We get a lot of Irish people who are starting out in business coming to us looking for somewhere to sell their products, so the design community is very vibrant, but it is not half as developed as it could be.
Christmas is a busy time for us and finding the right stuff to fill the shelves is a long and ongoing process. We think about who our customers are and try to have gifts that are suitable for all situations like a mother-in-law, a 13-year-old nephew and maybe a kris kringle – it means we have all the different bases covered.
But it really comes down to a gut feeling on our part about whether a product is interesting.
Next direction
It was our accountant who told us to go ‘as big as you can’ when looking for a location for the shop. That’s what really encouraged us to go for the spot on Georges Street.
We were half thinking we would try a side street somewhere at first, but if we didn’t take such a central location with great footfall we probably wouldn’t still be in business.
We’re lucky enough to have some very loyal customers who pop in regularly on their walk around town on Saturday, which might not have happened if we were on a side street.

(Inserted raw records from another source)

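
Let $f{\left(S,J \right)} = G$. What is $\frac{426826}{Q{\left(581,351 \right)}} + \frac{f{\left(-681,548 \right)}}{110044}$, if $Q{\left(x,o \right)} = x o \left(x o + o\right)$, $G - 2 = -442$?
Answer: $- \frac{207763416797}{52095120393771} \approx -0.0039882$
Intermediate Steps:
$G = -440$ ($G = 2 - 442 = -440$)
$Q{\left(x,o \right)} = o x \left(o + o x\right)$ ($Q{\left(x,o \right)} = o x \left(o x + o\right) = o x \left(o + o x\right)$)
$f{\left(S,J \right)} = -440$
$\frac{426826}{Q{\left(581,351 \right)}} + \frac{f{\left(-681,548 \right)}}{110044} = \frac{426826}{581 \cdot 351^{2} \left(1 + 581\right)} - \frac{440}{110044} = \frac{426826}{581 \cdot 123201 \cdot 582} - \frac{10}{2501} = \frac{426826}{41659432542} - \frac{10}{2501} = 426826 \cdot \frac{1}{41659432542} - \frac{10}{2501} = \frac{213413}{20829716271} - \frac{10}{2501} = - \frac{207763416797}{52095120393771}$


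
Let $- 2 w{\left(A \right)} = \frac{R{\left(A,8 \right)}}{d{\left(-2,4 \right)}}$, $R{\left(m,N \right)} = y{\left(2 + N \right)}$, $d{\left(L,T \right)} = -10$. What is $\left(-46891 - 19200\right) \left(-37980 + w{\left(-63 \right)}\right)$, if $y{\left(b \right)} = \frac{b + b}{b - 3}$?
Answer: $\frac{17570887169}{7} \approx 2.5101 \cdot 10^{9}$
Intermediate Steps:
$y{\left(b \right)} = \frac{2 b}{-3 + b}$
$R{\left(m,N \right)} = \frac{2 \left(2 + N\right)}{-1 + N}$ ($R{\left(m,N \right)} = \frac{2 \left(2 + N\right)}{-3 + \left(2 + N\right)} = \frac{2 \left(2 + N\right)}{-1 + N}$)
$w{\left(A \right)} = \frac{1}{7}$ ($w{\left(A \right)} = - \frac{\frac{2 \left(2 + 8\right)}{-1 + 8} \frac{1}{-10}}{2} = - \frac{2 \cdot \frac{1}{7} \cdot 10 \left(- \frac{1}{10}\right)}{2} = - \frac{\frac{20}{7} \left(- \frac{1}{10}\right)}{2} = \left(- \frac{1}{2}\right) \left(- \frac{2}{7}\right) = \frac{1}{7}$)
$\left(-46891 - 19200\right) \left(-37980 + w{\left(-63 \right)}\right) = \left(-46891 - 19200\right) \left(-37980 + \frac{1}{7}\right) = \left(-66091\right) \left(- \frac{265859}{7}\right) = \frac{17570887169}{7}$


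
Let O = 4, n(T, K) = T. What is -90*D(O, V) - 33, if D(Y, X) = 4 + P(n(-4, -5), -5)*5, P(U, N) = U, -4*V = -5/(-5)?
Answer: 1407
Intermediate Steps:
V = -¼ (V = -(-5)/(4*(-5)) = -(-5)*(-1)/(4*5) = -¼*1 = -¼ ≈ -0.25000)
D(Y, X) = -16 (D(Y, X) = 4 - 4*5 = 4 - 20 = -16)
-90*D(O, V) - 33 = -90*(-16) - 33 = 1440 - 33 = 1407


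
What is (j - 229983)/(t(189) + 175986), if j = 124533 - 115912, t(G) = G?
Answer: -221362/176175 ≈ -1.2565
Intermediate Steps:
j = 8621
(j - 229983)/(t(189) + 175986) = (8621 - 229983)/(189 + 175986) = -221362/176175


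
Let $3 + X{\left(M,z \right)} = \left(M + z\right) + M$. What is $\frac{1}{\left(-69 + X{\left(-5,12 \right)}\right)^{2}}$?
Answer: $\frac{1}{4900} \approx 0.00020408$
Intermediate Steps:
$X{\left(M,z \right)} = -3 + z + 2 M$ ($X{\left(M,z \right)} = -3 + \left(\left(M + z\right) + M\right) = -3 + \left(z + 2 M\right) = -3 + z + 2 M$)
$\frac{1}{\left(-69 + X{\left(-5,12 \right)}\right)^{2}} = \frac{1}{\left(-69 + \left(-3 + 12 + 2 \left(-5\right)\right)\right)^{2}} = \frac{1}{\left(-69 - 1\right)^{2}} = \frac{1}{\left(-70\right)^{2}} = \frac{1}{4900}$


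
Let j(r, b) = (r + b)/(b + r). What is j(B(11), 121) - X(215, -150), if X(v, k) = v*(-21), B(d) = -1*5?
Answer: 4516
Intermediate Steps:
B(d) = -5
j(r, b) = 1 (j(r, b) = (b + r)/(b + r) = 1)
X(v, k) = -21*v
j(B(11), 121) - X(215, -150) = 1 - (-21)*215 = 1 - 1*(-4515) = 1 + 4515 = 4516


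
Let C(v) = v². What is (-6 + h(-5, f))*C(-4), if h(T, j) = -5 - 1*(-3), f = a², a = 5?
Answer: -128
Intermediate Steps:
f = 25 (f = 5² = 25)
h(T, j) = -2 (h(T, j) = -5 + 3 = -2)
(-6 + h(-5, f))*C(-4) = (-6 - 2)*(-4)² = -8*16 = -128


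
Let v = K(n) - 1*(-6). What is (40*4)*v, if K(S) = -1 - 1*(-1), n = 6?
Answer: 960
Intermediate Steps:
K(S) = 0 (K(S) = -1 + 1 = 0)
v = 6 (v = 0 - 1*(-6) = 0 + 6 = 6)
(40*4)*v = (40*4)*6 = 160*6 = 960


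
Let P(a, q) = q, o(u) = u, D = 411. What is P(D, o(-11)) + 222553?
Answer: 222542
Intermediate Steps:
P(D, o(-11)) + 222553 = -11 + 222553 = 222542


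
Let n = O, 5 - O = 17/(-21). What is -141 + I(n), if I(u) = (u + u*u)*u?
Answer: 822611/9261 ≈ 88.825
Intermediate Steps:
O = 122/21 (O = 5 - 17/(-21) = 5 - 17*(-1)/21 = 5 - 1*(-17/21) = 5 + 17/21 = 122/21 ≈ 5.8095)
n = 122/21 ≈ 5.8095
I(u) = u*(u + u**2) (I(u) = (u + u**2)*u = u*(u + u**2))
-141 + I(n) = -141 + (122/21)**2*(1 + 122/21) = -141 + (14884/441)*(143/21) = -141 + 2128412/9261 = 822611/9261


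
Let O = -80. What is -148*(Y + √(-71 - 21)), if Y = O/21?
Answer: 11840/21 - 296*I*√23 ≈ 563.81 - 1419.6*I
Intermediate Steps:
Y = -80/21 ≈ -3.8095
-148*(Y + √(-71 - 21)) = -148*(-80/21 + √(-71 - 21)) = -148*(-80/21 + √(-92)) = -148*(-80/21 + 2*I*√23) = 11840/21 - 296*I*√23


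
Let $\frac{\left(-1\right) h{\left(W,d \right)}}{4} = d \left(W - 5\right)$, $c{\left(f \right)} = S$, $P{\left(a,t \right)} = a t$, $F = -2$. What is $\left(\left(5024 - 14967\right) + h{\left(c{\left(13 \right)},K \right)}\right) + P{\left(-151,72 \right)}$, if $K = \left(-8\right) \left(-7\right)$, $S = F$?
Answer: $-19247$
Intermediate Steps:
$S = -2$
$K = 56$
$c{\left(f \right)} = -2$
$h{\left(W,d \right)} = - 4 d \left(-5 + W\right)$ ($h{\left(W,d \right)} = - 4 d \left(W - 5\right) = - 4 d \left(-5 + W\right)$)
$\left(\left(5024 - 14967\right) + h{\left(c{\left(13 \right)},K \right)}\right) + P{\left(-151,72 \right)} = \left(\left(5024 - 14967\right) + 4 \cdot 56 \left(5 - -2\right)\right) - 10872 = \left(\left(5024 - 14967\right) + 4 \cdot 56 \left(5 + 2\right)\right) - 10872 = \left(-9943 + 4 \cdot 56 \cdot 7\right) - 10872 = \left(-9943 + 1568\right) - 10872 = -8375 - 10872 = -19247$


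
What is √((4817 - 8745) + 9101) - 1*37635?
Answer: -37635 + √5173 ≈ -37563.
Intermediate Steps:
√((4817 - 8745) + 9101) - 1*37635 = √(-3928 + 9101) - 37635 = √5173 - 37635 = -37635 + √5173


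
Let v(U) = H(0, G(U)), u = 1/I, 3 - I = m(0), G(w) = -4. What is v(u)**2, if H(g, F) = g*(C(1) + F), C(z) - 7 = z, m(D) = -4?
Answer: 0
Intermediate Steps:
I = 7 (I = 3 - 1*(-4) = 3 + 4 = 7)
u = 1/7 ≈ 0.14286
C(z) = 7 + z
H(g, F) = g*(8 + F) (H(g, F) = g*((7 + 1) + F) = g*(8 + F))
v(U) = 0 (v(U) = 0*(8 - 4) = 0*4 = 0)
v(u)**2 = 0**2 = 0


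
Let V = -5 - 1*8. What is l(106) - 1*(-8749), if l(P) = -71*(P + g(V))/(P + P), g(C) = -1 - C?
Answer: 923205/106 ≈ 8709.5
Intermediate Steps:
V = -13 (V = -5 - 8 = -13)
l(P) = -71*(12 + P)/(2*P) (l(P) = -71*(P + (-1 - 1*(-13)))/(P + P) = -71*(P + (-1 + 13))/(2*P) = -71*(P + 12)/(2*P) = -71*(12 + P)/(2*P))
l(106) - 1*(-8749) = (-71/2 - 426/106) - 1*(-8749) = (-71/2 - 426*1/106) + 8749 = (-71/2 - 213/53) + 8749 = -4189/106 + 8749 = 923205/106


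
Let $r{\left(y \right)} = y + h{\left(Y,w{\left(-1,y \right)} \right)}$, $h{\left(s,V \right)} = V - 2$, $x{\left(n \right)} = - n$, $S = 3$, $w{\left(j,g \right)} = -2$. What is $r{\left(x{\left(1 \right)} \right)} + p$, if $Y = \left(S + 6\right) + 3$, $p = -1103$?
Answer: $-1108$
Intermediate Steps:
$Y = 12$ ($Y = \left(3 + 6\right) + 3 = 9 + 3 = 12$)
$h{\left(s,V \right)} = -2 + V$ ($h{\left(s,V \right)} = V - 2 = -2 + V$)
$r{\left(y \right)} = -4 + y$ ($r{\left(y \right)} = y - 4 = -4 + y$)
$r{\left(x{\left(1 \right)} \right)} + p = \left(-4 - 1\right) - 1103 = -5 - 1103 = -1108$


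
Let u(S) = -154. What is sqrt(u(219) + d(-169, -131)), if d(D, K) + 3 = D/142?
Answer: I*sqrt(3189746)/142 ≈ 12.577*I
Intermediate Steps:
d(D, K) = -3 + D/142
sqrt(u(219) + d(-169, -131)) = sqrt(-154 + (-3 + (1/142)*(-169))) = sqrt(-154 + (-3 - 169/142)) = sqrt(-154 - 595/142) = sqrt(-22463/142) = I*sqrt(3189746)/142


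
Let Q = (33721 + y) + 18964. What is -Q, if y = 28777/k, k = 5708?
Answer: -300754757/5708 ≈ -52690.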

We have put a lot of energy into building the shop since 2010 and this year we have especially focused lots of time on the website. Irish people seem to be embracing shopping online but appreciate still being able to shop somewhere Irish and get fast, easy delivery.
It’s hard to know what’s next for Designist. In the future we would like to expand, but in what direction and how is still up in the air. Once we get Christmas over, we can think about the next phase of the business.
Jennie Flynn is the co-owner of Designist. This article was written in conversation with Killian Woods as part of a series on unlikely entrepreneurs.